A fine description of the problem, but so far not a small hint of in what way Dalio is wrong.  I suspect that when we will have had all of Mr Mauldin’s response, we shall find that Dalio is not in any way wrong, but in every way discomforting to those who have profitted economically and politically from Republican/capitalistj/conservative ideology.

It may be too late to find a a political/social/economic fix in this atmosphere of superpartizanship, intentionally created by Gingrich and later the Tea Party (remember the “principled” balanced budget faction of the GOP?).  An honest conversation between Dalio’s ideas and an intelligent, decent conservative like Mauldin could lead to emergence of new Republican leaders with a, clear realistic and honest vision that could work with the Democratic Center to unscrew-us-up.  First on the agenda needs to be restoration of the Constitution and separation of powers and honoring of democratic norms.

Too bad its probably too late to arrest climate change and that is an even bigger existential threat than the greed of the top 1%.

RobertsJim@aol.com
June 8, 2019, 5:48 p.m.

Ray is off the track.
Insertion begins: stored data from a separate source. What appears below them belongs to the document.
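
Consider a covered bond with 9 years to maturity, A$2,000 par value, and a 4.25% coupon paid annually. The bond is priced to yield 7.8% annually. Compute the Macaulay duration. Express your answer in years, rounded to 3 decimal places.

Periodic yield y = 0.078. Discount each cash flow and weight by its year:
  t   CF        PV=CF/(1+0.078)^t    t·PV
  1        85.00        78.8497        78.8497
  2        85.00        73.1445       146.2889
  3        85.00        67.8520       203.5560
  4        85.00        62.9425       251.7699
  5        85.00        58.3882       291.9410
  6        85.00        54.1635       324.9807
  7        85.00        50.2444       351.7107
  8        85.00        46.6089       372.8712
  9     2,085.00     1,060.5648     9,545.0833
  Σ                  1,552.7584    11,567.0515
Price P = Σ PV = 1,552.7584.
Macaulay duration = Σ(t·PV) / P = 11,567.0515 / 1,552.7584 = 7.44936 years.

7.449 years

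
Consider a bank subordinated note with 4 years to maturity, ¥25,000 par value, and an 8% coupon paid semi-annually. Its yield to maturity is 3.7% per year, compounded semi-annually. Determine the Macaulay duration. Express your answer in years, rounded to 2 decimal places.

3.54 years

Periodic yield y = 0.0185. Discount each cash flow and weight by its period:
  t   CF        PV=CF/(1+0.0185)^t    t·PV
  1     1,000.00       981.8360       981.8360
  2     1,000.00       964.0020     1,928.0040
  3     1,000.00       946.4919     2,839.4757
  4     1,000.00       929.2998     3,717.1994
  5     1,000.00       912.4201     4,562.1004
  6     1,000.00       895.8469     5,375.0815
  7     1,000.00       879.5748     6,157.0234
  8    26,000.00    22,453.5535   179,628.4276
  Σ                 28,963.0250   205,189.1480
Price P = Σ PV = 28,963.0250.
Macaulay duration = Σ(t·PV) / P = 205,189.1480 / 28,963.0250 = 7.08452 half-year periods.
In years: 7.08452 / 2 = 3.54226 years.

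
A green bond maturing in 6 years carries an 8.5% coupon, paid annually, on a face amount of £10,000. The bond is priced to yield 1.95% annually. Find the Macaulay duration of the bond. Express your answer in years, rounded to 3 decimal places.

5.108 years

Periodic yield y = 0.0195. Discount each cash flow and weight by its year:
  t   CF        PV=CF/(1+0.0195)^t    t·PV
  1       850.00       833.7420       833.7420
  2       850.00       817.7950     1,635.5901
  3       850.00       802.1530     2,406.4591
  4       850.00       786.8102     3,147.2410
  5       850.00       771.7609     3,858.8045
  6    10,850.00     9,662.8749    57,977.2495
  Σ                 13,675.1362    69,859.0862
Price P = Σ PV = 13,675.1362.
Macaulay duration = Σ(t·PV) / P = 69,859.0862 / 13,675.1362 = 5.10847 years.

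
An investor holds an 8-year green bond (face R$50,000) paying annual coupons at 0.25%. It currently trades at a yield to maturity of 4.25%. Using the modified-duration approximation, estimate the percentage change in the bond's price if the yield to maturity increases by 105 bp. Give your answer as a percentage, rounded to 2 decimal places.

Periodic yield y = 0.0425. Modified duration first:
  t   CF        PV=CF/(1+0.0425)^t    t·PV
  1       125.00       119.9041       119.9041
  2       125.00       115.0159       230.0318
  3       125.00       110.3270       330.9810
  4       125.00       105.8293       423.3170
  5       125.00       101.5149       507.5744
  6       125.00        97.3764       584.2583
  7       125.00        93.4066       653.8462
  8    50,125.00    35,929.0618   287,432.4942
  Σ                 36,672.4359   290,282.4070
P = 36,672.4359; D_Mac = 7.91555 yrs; D_mod = 7.91555/(1+0.0425) = 7.59285 yrs.
ΔP/P ≈ -D_mod · Δy = -7.59285 × (+0.0105) = -0.079725 = -7.9725%.

-7.97%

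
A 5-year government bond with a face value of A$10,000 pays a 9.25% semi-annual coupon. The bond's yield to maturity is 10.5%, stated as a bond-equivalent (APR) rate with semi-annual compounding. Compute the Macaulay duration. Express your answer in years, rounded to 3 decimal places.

4.089 years

Periodic yield y = 0.0525. Discount each cash flow and weight by its period:
  t   CF        PV=CF/(1+0.0525)^t    t·PV
  1       462.50       439.4299       439.4299
  2       462.50       417.5106       835.0212
  3       462.50       396.6847     1,190.0540
  4       462.50       376.8976     1,507.5902
  5       462.50       358.0974     1,790.4872
  6       462.50       340.2351     2,041.4106
  7       462.50       323.2637     2,262.8462
  8       462.50       307.1390     2,457.1116
  9       462.50       291.8185     2,626.3664
  10   10,462.50     6,272.1210    62,721.2097
  Σ                  9,523.1975    77,871.5271
Price P = Σ PV = 9,523.1975.
Macaulay duration = Σ(t·PV) / P = 77,871.5271 / 9,523.1975 = 8.17704 half-year periods.
In years: 8.17704 / 2 = 4.08852 years.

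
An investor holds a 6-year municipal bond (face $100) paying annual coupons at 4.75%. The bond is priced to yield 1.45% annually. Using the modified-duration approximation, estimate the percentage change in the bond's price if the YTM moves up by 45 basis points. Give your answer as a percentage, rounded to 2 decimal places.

Periodic yield y = 0.0145. Modified duration first:
  t   CF        PV=CF/(1+0.0145)^t    t·PV
  1         4.75         4.6821         4.6821
  2         4.75         4.6152         9.2304
  3         4.75         4.5492        13.6477
  4         4.75         4.4842        17.9368
  5         4.75         4.4201        22.1006
  6       104.75        96.0819       576.4916
  Σ                    118.8328       644.0891
P = 118.8328; D_Mac = 5.42013 yrs; D_mod = 5.42013/(1+0.0145) = 5.34266 yrs.
ΔP/P ≈ -D_mod · Δy = -5.34266 × (+0.0045) = -0.024042 = -2.4042%.

-2.40%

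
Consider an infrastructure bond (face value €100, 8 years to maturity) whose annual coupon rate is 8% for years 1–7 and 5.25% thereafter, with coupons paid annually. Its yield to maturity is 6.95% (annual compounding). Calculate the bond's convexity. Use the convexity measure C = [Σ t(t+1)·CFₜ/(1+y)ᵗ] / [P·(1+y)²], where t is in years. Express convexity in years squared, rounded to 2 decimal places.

44.77

With y = 0.0695:
  t   CF        PV=CF/(1+0.0695)^t    t·PV        t(t+1)·PV
  1         8.00         7.4801         7.4801          14.9603
  2         8.00         6.9940        13.9881          41.9643
  3         8.00         6.5395        19.6186          78.4746
  4         8.00         6.1146        24.4583         122.2917
  5         8.00         5.7172        28.5862         171.5170
  6         8.00         5.3457        32.0742         224.5197
  7         8.00         4.9983        34.9883         279.9062
  8       105.25        61.4859       491.8875       4,426.9874
  Σ                    104.6755       653.0814       5,360.6212
P = 104.6755.
Convexity = Σ t(t+1)·PV / [P·(1+y)²] = 5,360.6212 / (104.6755 × 1.143830) = 44.77220.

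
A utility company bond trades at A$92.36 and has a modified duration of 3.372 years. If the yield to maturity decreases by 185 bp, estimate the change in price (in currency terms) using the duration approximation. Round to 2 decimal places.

+A$5.76

Duration approximation: ΔP/P ≈ -D_mod · Δy = -3.372 × (-0.0185) = +0.062382.
ΔP ≈ 92.36 × (+0.062382) = +5.76160152.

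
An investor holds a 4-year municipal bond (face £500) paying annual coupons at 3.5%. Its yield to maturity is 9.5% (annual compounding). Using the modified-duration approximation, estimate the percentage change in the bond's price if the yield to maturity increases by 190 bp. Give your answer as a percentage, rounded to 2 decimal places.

-6.55%

Periodic yield y = 0.095. Modified duration first:
  t   CF        PV=CF/(1+0.095)^t    t·PV
  1        17.50        15.9817        15.9817
  2        17.50        14.5952        29.1904
  3        17.50        13.3289        39.9868
  4       517.50       359.9597     1,439.8388
  Σ                    403.8656     1,524.9977
P = 403.8656; D_Mac = 3.77600 yrs; D_mod = 3.77600/(1+0.095) = 3.44840 yrs.
ΔP/P ≈ -D_mod · Δy = -3.44840 × (+0.019) = -0.065520 = -6.5520%.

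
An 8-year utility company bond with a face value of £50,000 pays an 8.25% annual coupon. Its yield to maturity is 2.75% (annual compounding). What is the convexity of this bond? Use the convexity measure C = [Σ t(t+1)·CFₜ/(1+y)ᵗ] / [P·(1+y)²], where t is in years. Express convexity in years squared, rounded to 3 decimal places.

With y = 0.0275:
  t   CF        PV=CF/(1+0.0275)^t    t·PV        t(t+1)·PV
  1     4,125.00     4,014.5985     4,014.5985       8,029.1971
  2     4,125.00     3,907.1519     7,814.3037      23,442.9112
  3     4,125.00     3,802.5809    11,407.7427      45,630.9707
  4     4,125.00     3,700.8087    14,803.2346      74,016.1730
  5     4,125.00     3,601.7602    18,008.8012     108,052.8073
  6     4,125.00     3,505.3628    21,032.1766     147,225.2363
  7     4,125.00     3,411.5453    23,880.8169     191,046.5353
  8    54,125.00    43,565.5564   348,524.4512   3,136,720.0605
  Σ                 69,509.3646   449,486.1255   3,734,163.8914
P = 69,509.3646.
Convexity = Σ t(t+1)·PV / [P·(1+y)²] = 3,734,163.8914 / (69,509.3646 × 1.055756) = 50.88460.

50.885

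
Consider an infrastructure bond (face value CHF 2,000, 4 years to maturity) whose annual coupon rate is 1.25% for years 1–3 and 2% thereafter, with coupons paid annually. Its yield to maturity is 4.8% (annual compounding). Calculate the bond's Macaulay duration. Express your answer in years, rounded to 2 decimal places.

3.92 years

Periodic yield y = 0.048. Discount each cash flow and weight by its year:
  t   CF        PV=CF/(1+0.048)^t    t·PV
  1        25.00        23.8550        23.8550
  2        25.00        22.7624        45.5247
  3        25.00        21.7198        65.1595
  4     2,040.00     1,691.1613     6,764.6453
  Σ                  1,759.4985     6,899.1844
Price P = Σ PV = 1,759.4985.
Macaulay duration = Σ(t·PV) / P = 6,899.1844 / 1,759.4985 = 3.92111 years.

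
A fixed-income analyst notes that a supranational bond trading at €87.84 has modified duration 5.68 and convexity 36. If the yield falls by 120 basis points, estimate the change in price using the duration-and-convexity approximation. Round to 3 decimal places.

Duration effect: -D_mod·Δy = -5.68 × (-0.012) = +0.068160
Convexity effect: ½·C·(Δy)² = 0.5 × 36 × (-0.012)² = +0.0025920
ΔP/P ≈ +0.068160 + 0.0025920 = +0.070752
ΔP ≈ 87.84 × (+0.070752) = +6.21485568.

+€6.215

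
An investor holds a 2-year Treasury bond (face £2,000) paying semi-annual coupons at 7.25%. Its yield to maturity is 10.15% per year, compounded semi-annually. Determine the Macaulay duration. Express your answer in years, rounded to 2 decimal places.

1.89 years

Periodic yield y = 0.05075. Discount each cash flow and weight by its period:
  t   CF        PV=CF/(1+0.05075)^t    t·PV
  1        72.50        68.9983        68.9983
  2        72.50        65.6658       131.3316
  3        72.50        62.4942       187.4826
  4     2,072.50     1,700.1880     6,800.7520
  Σ                  1,897.3463     7,188.5645
Price P = Σ PV = 1,897.3463.
Macaulay duration = Σ(t·PV) / P = 7,188.5645 / 1,897.3463 = 3.78875 half-year periods.
In years: 3.78875 / 2 = 1.89437 years.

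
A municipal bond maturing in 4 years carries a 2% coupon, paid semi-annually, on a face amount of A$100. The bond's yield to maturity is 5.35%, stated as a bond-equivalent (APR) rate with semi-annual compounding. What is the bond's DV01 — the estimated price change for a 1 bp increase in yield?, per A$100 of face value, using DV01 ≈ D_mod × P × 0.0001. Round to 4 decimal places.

A$0.0331

Periodic yield y = 0.02675.
  t   CF        PV=CF/(1+0.02675)^t    t·PV
  1         1.00         0.9739         0.9739
  2         1.00         0.9486         1.8971
  3         1.00         0.9239         2.7716
  4         1.00         0.8998         3.5992
  5         1.00         0.8763         4.3817
  6         1.00         0.8535         5.1211
  7         1.00         0.8313         5.8190
  8       101.00        81.7718       654.1746
  Σ                     88.0791       678.7382
P = 88.0791; D_Mac = 7.70600 half-year periods = 3.85300 yrs; D_mod = 3.75262 yrs.
DV01 ≈ 3.75262 × 88.0791 × 0.0001 = 0.033053.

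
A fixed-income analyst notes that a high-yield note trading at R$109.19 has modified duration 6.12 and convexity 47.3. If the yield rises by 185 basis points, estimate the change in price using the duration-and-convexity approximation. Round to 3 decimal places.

-R$11.479

Duration effect: -D_mod·Δy = -6.12 × (+0.0185) = -0.113220
Convexity effect: ½·C·(Δy)² = 0.5 × 47.3 × (0.0185)² = +0.0080942125
ΔP/P ≈ -0.113220 + 0.0080942125 = -0.1051257875
ΔP ≈ 109.19 × (-0.1051257875) = -11.478684737125.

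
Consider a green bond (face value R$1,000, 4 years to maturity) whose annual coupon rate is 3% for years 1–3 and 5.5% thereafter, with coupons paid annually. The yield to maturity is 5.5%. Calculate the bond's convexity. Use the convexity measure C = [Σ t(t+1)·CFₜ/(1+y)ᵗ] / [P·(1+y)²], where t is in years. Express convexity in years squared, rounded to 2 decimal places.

With y = 0.055:
  t   CF        PV=CF/(1+0.055)^t    t·PV        t(t+1)·PV
  1        30.00        28.4360        28.4360          56.8720
  2        30.00        26.9536        53.9071         161.7214
  3        30.00        25.5484        76.6452         306.5809
  4     1,055.00       851.6137     3,406.4547      17,032.2733
  Σ                    932.5517     3,565.4431      17,557.4477
P = 932.5517.
Convexity = Σ t(t+1)·PV / [P·(1+y)²] = 17,557.4477 / (932.5517 × 1.113025) = 16.91545.

16.92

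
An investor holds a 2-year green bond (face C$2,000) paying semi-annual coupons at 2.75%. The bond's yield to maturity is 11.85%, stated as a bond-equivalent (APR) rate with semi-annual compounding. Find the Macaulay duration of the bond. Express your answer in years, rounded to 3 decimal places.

Periodic yield y = 0.05925. Discount each cash flow and weight by its period:
  t   CF        PV=CF/(1+0.05925)^t    t·PV
  1        27.50        25.9618        25.9618
  2        27.50        24.5096        49.0191
  3        27.50        23.1386        69.4158
  4     2,027.50     1,610.5232     6,442.0926
  Σ                  1,684.1331     6,586.4893
Price P = Σ PV = 1,684.1331.
Macaulay duration = Σ(t·PV) / P = 6,586.4893 / 1,684.1331 = 3.91091 half-year periods.
In years: 3.91091 / 2 = 1.95545 years.

1.955 years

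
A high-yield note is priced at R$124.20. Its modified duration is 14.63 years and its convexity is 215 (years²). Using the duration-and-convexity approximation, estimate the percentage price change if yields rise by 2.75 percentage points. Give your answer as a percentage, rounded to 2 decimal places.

Duration effect: -D_mod·Δy = -14.63 × (+0.0275) = -0.402325
Convexity effect: ½·C·(Δy)² = 0.5 × 215 × (0.0275)² = +0.081296875
ΔP/P ≈ -0.402325 + 0.081296875 = -0.321028125
= -32.1028125%.

-32.10%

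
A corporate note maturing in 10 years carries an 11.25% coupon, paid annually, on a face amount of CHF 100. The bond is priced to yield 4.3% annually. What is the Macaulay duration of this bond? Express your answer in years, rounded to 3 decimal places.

Periodic yield y = 0.043. Discount each cash flow and weight by its year:
  t   CF        PV=CF/(1+0.043)^t    t·PV
  1        11.25        10.7862        10.7862
  2        11.25        10.3415        20.6830
  3        11.25         9.9152        29.7455
  4        11.25         9.5064        38.0255
  5        11.25         9.1145        45.5723
  6        11.25         8.7387        52.4322
  7        11.25         8.3784        58.6490
  8        11.25         8.0330        64.2640
  9        11.25         7.7018        69.3164
  10      111.25        73.0225       730.2254
  Σ                    155.5382     1,119.6996
Price P = Σ PV = 155.5382.
Macaulay duration = Σ(t·PV) / P = 1,119.6996 / 155.5382 = 7.19887 years.

7.199 years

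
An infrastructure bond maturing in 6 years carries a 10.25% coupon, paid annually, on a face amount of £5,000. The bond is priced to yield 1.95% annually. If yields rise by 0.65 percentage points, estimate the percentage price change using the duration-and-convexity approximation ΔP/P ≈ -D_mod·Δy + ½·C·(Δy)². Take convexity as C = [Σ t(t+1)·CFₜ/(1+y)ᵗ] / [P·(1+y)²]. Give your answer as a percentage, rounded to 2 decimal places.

With y = 0.0195:
  t   CF        PV=CF/(1+0.0195)^t    t·PV        t(t+1)·PV
  1       512.50       502.6974       502.6974       1,005.3948
  2       512.50       493.0823       986.1646       2,958.4938
  3       512.50       483.6511     1,450.9533       5,803.8132
  4       512.50       474.4003     1,897.6012       9,488.0059
  5       512.50       465.3264     2,326.6321      13,959.7929
  6     5,512.50     4,909.3639    29,456.1832     206,193.2824
  Σ                  7,328.5214    36,620.2318     239,408.7829
P = 7,328.5214; D_Mac = 4.99695 yrs; D_mod = 4.90137 yrs; C = 31.43035.
Duration effect: -4.90137 × (+0.0065) = -0.031859
Convexity effect: 0.5 × 31.43035 × (0.0065)² = +0.0006640
ΔP/P ≈ -0.031859 + 0.0006640 = -0.031195 = -3.1195%.

-3.12%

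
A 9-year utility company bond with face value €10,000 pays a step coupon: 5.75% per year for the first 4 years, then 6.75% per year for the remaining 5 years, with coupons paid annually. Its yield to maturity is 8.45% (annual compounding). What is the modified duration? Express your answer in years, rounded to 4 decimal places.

Periodic yield y = 0.0845. First find Macaulay duration:
  t   CF        PV=CF/(1+0.0845)^t    t·PV
  1       575.00       530.1982       530.1982
  2       575.00       488.8873       977.7745
  3       575.00       450.7951     1,352.3853
  4       575.00       415.6709     1,662.6836
  5       675.00       449.9414     2,249.7072
  6       675.00       414.8838     2,489.3026
  7       675.00       382.5576     2,677.9035
  8       675.00       352.7502     2,822.0019
  9    10,675.00     5,144.0109    46,296.0977
  Σ                  8,629.6954    61,058.0545
P = 8,629.6954; Macaulay duration = 61,058.0545 / 8,629.6954 = 7.07534 years.
Modified duration = D_Mac / (1 + y) = 7.07534 / 1.0845 = 6.52406 years.

6.5241 years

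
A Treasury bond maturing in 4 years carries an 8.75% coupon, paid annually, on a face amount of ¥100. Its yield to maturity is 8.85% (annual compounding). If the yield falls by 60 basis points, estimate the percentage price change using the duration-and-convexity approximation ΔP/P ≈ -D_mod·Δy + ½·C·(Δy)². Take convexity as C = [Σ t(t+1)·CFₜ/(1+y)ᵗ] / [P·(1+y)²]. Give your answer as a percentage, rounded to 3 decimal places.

With y = 0.0885:
  t   CF        PV=CF/(1+0.0885)^t    t·PV        t(t+1)·PV
  1         8.75         8.0386         8.0386          16.0772
  2         8.75         7.3850        14.7700          44.3101
  3         8.75         6.7846        20.3537          81.4149
  4       108.75        77.4668       309.8671       1,549.3357
  Σ                     99.6750       353.0295       1,691.1379
P = 99.6750; D_Mac = 3.54181 yrs; D_mod = 3.25384 yrs; C = 14.31977.
Duration effect: -3.25384 × (-0.006) = +0.019523
Convexity effect: 0.5 × 14.31977 × (-0.006)² = +0.0002578
ΔP/P ≈ +0.019523 + 0.0002578 = +0.019781 = +1.9781%.

+1.978%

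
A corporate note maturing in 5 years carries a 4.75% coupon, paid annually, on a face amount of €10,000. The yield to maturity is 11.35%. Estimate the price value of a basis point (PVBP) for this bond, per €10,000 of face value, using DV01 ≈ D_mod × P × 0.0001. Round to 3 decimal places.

€3.059

Periodic yield y = 0.1135.
  t   CF        PV=CF/(1+0.1135)^t    t·PV
  1       475.00       426.5828       426.5828
  2       475.00       383.1009       766.2018
  3       475.00       344.0511     1,032.1533
  4       475.00       308.9817     1,235.9267
  5    10,475.00     6,119.3166    30,596.5831
  Σ                  7,582.0331    34,057.4477
P = 7,582.0331; D_Mac = 4.49186 yrs; D_mod = 4.03400 yrs.
DV01 ≈ 4.03400 × 7,582.0331 × 0.0001 = 3.058594.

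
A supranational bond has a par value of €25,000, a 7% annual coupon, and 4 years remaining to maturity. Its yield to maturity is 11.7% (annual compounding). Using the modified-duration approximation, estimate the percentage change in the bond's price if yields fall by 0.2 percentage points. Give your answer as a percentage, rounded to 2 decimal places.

+0.64%

Periodic yield y = 0.117. Modified duration first:
  t   CF        PV=CF/(1+0.117)^t    t·PV
  1     1,750.00     1,566.6965     1,566.6965
  2     1,750.00     1,402.5931     2,805.1862
  3     1,750.00     1,255.6787     3,767.0361
  4    26,750.00    17,183.4789    68,733.9156
  Σ                 21,408.4472    76,872.8344
P = 21,408.4472; D_Mac = 3.59077 yrs; D_mod = 3.59077/(1+0.117) = 3.21466 yrs.
ΔP/P ≈ -D_mod · Δy = -3.21466 × (-0.002) = +0.006429 = +0.6429%.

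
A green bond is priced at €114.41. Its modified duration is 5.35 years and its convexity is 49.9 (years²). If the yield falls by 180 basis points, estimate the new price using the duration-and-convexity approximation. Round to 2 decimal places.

€126.35

Duration effect: -D_mod·Δy = -5.35 × (-0.018) = +0.096300
Convexity effect: ½·C·(Δy)² = 0.5 × 49.9 × (-0.018)² = +0.0080838
ΔP/P ≈ +0.096300 + 0.0080838 = +0.1043838
New price ≈ 114.41 × (1 + 0.1043838) = 126.352550558.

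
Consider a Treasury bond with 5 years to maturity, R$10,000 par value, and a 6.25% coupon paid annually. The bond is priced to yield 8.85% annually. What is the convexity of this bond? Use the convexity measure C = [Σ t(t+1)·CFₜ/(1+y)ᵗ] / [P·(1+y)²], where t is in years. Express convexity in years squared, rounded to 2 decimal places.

21.38

With y = 0.0885:
  t   CF        PV=CF/(1+0.0885)^t    t·PV        t(t+1)·PV
  1       625.00       574.1847       574.1847       1,148.3693
  2       625.00       527.5008     1,055.0017       3,165.0050
  3       625.00       484.6126     1,453.8379       5,815.3514
  4       625.00       445.2114     1,780.8456       8,904.2282
  5    10,625.00     6,953.2328    34,766.1641     208,596.9848
  Σ                  8,984.7423    39,630.0339     227,629.9387
P = 8,984.7423.
Convexity = Σ t(t+1)·PV / [P·(1+y)²] = 227,629.9387 / (8,984.7423 × 1.184832) = 21.38291.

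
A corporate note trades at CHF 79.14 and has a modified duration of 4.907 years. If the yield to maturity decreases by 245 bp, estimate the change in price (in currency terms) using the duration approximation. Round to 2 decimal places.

+CHF 9.51

Duration approximation: ΔP/P ≈ -D_mod · Δy = -4.907 × (-0.0245) = +0.1202215.
ΔP ≈ 79.14 × (+0.1202215) = +9.51432951.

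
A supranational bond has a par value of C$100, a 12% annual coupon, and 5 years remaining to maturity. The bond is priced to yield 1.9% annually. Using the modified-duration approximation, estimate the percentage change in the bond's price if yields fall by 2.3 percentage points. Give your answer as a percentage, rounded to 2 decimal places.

+9.52%

Periodic yield y = 0.019. Modified duration first:
  t   CF        PV=CF/(1+0.019)^t    t·PV
  1        12.00        11.7763        11.7763
  2        12.00        11.5567        23.1133
  3        12.00        11.3412        34.0236
  4        12.00        11.1297        44.5189
  5       112.00       101.9406       509.7029
  Σ                    147.7444       623.1350
P = 147.7444; D_Mac = 4.21765 yrs; D_mod = 4.21765/(1+0.019) = 4.13901 yrs.
ΔP/P ≈ -D_mod · Δy = -4.13901 × (-0.023) = +0.095197 = +9.5197%.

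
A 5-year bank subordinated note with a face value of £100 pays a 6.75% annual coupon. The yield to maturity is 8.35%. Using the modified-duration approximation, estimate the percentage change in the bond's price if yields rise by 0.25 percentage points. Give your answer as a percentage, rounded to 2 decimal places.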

There’s nothing wrong with Capitalism. It’s the only means by which wealth is created. The operative word is “capital.” Even socialists need capital without which no wealth can be created.

It’s the distribution of wealth that is causing the angst. The rich are getting richer compared to everyone else. But MMT (money-printing) won’t solve the problem. If it could, then Zimbabwe, Venezuela and Argentina would be lands of milk and honey.

What likely will enable the working class to share productivity gains is to wean our nation from the credit economy bequeathed to us by FDR and by Richard Nixon. When the former decoupled our currency from gold and when the latter severed the dollar’s last link to this historic store of value is when the “asset class” began its ascendancy and when the working class began treading water.

Combine this step with government policies that prevent it from living beyond its means; that is, borrowing to make up the shortfall between its revenue and its spending. There will be a gnashing of teeth as the Federal trough is emptied; our military presence abroad is reduced and the size of our government and the scope of its services is diminished

Dramatic and socially disruptive, yes but better than the collapse of the nation

Jim Hall
June 8, 2019, 2:23 p.m.

ARRGH…
The problem is NOT capitalism. It is a failure of our democracy and the elites who are entrusted with it.  They failed in the US, although not in countries such as Sweden.

The information technology and communications revolution enabled tremendous wealth creation and the top 20% (of whom I am one) took the wealth and protected themselves from deleterious consequences, redistributing part of it to the poor and leaving the middle to fend for themselves.

The result fits classic regime change theory.  The election of 2016 was not about Hillary vs. Trump, it was about regime change.